If you are running HQ in a monolith environment, even just running htop in a terminal will let you keep an eye on RAM usage when trying to download locations or mobile workers.

erobinson · June 15, 2022, 4:40pm

Have you tried the Celery firefighting steps?

https://commcare-cloud.readthedocs.io/en/latest/reference/firefighting/celery.html
You might find the clue there somewhere.

clara · June 17, 2022, 10:31am

Thanks @Norman_Hooper and @erobinson.

They have Prometheus on their server but we used htop and Celery seems to be taking up 99% of their memory. Is this normal?

After restarting celery a few times, we were finally able to make uploads but mow celery_periodic is delayed by 1 day so we're trying to firefight that. Restarting it isn't doing anything even though the restart command runs successfully.

cc: @EzraMungai

clara · June 17, 2022, 10:42am

I think it was just updating in the background.

Also, Flower + Rometheus + Grafana have been installed so we are now able to monitor celery as recommended in the docs.

All is good now. Thanks everyone!!

erobinson · June 17, 2022, 10:54am

Yes, if it's behind, that's pretty normal. It takes some time to clear them. There is a way to flush the heartbeat queue items to help clear the queue - I think that's in the firefighting manual.
The key is to do a check_services and take note of the time that the queues have been stalled then in a minute try it again and see if that period has dropped or gone up. If it's dropped, then it's processing. The celery logs will also allude to that.

clara · June 21, 2022, 1:36pm

Hello @erobinson.

So our Celery is still crashing and giving us the error below. We've tried to restart the queues as well as monitoring Flower but still can't figure out how to fix this permanently. Any advice? Thanks!

erobinson · June 21, 2022, 2:02pm

How much free space is available on the server? What is the output of
df -h
How much RAM is available? What is the output of
free -h
What does your celery log look like after restarting it? Open two ssh sessions and in one do a tail of the celery log while running
cchq monolith service celery restart
Inspect the output.
We had a similar issue caused by the corehq.apps.data_analytics.tasks.build_last_month_MALT task. I followed the firefighting guide and discovered it when I looked at active tasks
I then discovered the (old) MALT task which I revoked.
I hope this helps!

clara · June 21, 2022, 3:04pm

This is actually the task that's giving us problems Ed ( corehq.apps.data_analytics.tasks.build_last_month_MALT task)! I saw it yesterday. Let's try to revoke it.

EzraMungai · June 21, 2022, 3:30pm

clara · June 21, 2022, 3:32pm

@erobinson please see the specs above. It does seem like we might have a memory issue. What specs do you have on the server?

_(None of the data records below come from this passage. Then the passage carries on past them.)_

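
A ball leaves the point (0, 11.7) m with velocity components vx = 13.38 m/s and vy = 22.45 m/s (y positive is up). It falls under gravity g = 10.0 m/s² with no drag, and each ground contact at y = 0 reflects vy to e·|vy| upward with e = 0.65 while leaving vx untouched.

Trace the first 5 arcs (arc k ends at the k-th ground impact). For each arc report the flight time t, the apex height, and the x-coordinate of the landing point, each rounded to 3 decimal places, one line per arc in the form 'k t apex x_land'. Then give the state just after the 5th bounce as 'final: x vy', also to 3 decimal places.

1 4.962 36.900 66.386
2 3.532 15.590 113.639
3 2.296 6.587 144.354
4 1.492 2.783 164.318
5 0.970 1.176 177.295
final: 177.295 3.152

Arc 1: start y=11.700, vy=22.450 → t=4.962, apex=36.900, x_land=66.386, impact vy=-27.166
  bounce: vy ← 0.65·27.166 = 17.658
Arc 2: start y=0.000, vy=17.658 → t=3.532, apex=15.590, x_land=113.639, impact vy=-17.658
  bounce: vy ← 0.65·17.658 = 11.478
Arc 3: start y=0.000, vy=11.478 → t=2.296, apex=6.587, x_land=144.354, impact vy=-11.478
  bounce: vy ← 0.65·11.478 = 7.461
Arc 4: start y=0.000, vy=7.461 → t=1.492, apex=2.783, x_land=164.318, impact vy=-7.461
  bounce: vy ← 0.65·7.461 = 4.849
Arc 5: start y=0.000, vy=4.849 → t=0.970, apex=1.176, x_land=177.295, impact vy=-4.849
  bounce: vy ← 0.65·4.849 = 3.152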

erobinson · June 22, 2022, 9:13am

@clara @EzraMungai those specs look fine. I don't see any memory issues, though our production servers generally have 56Gb RAM or more. Requirements would depend on your usage and number of users submitting data etc. It's not an easy calculation unfortunately. There has apparently been an update to the MALT task in a newer build, so deploying the latest might solve the issue. See here:

Clearing the MALT task in the mean time as per the firefighting instructions may sort it out until the next monthly run.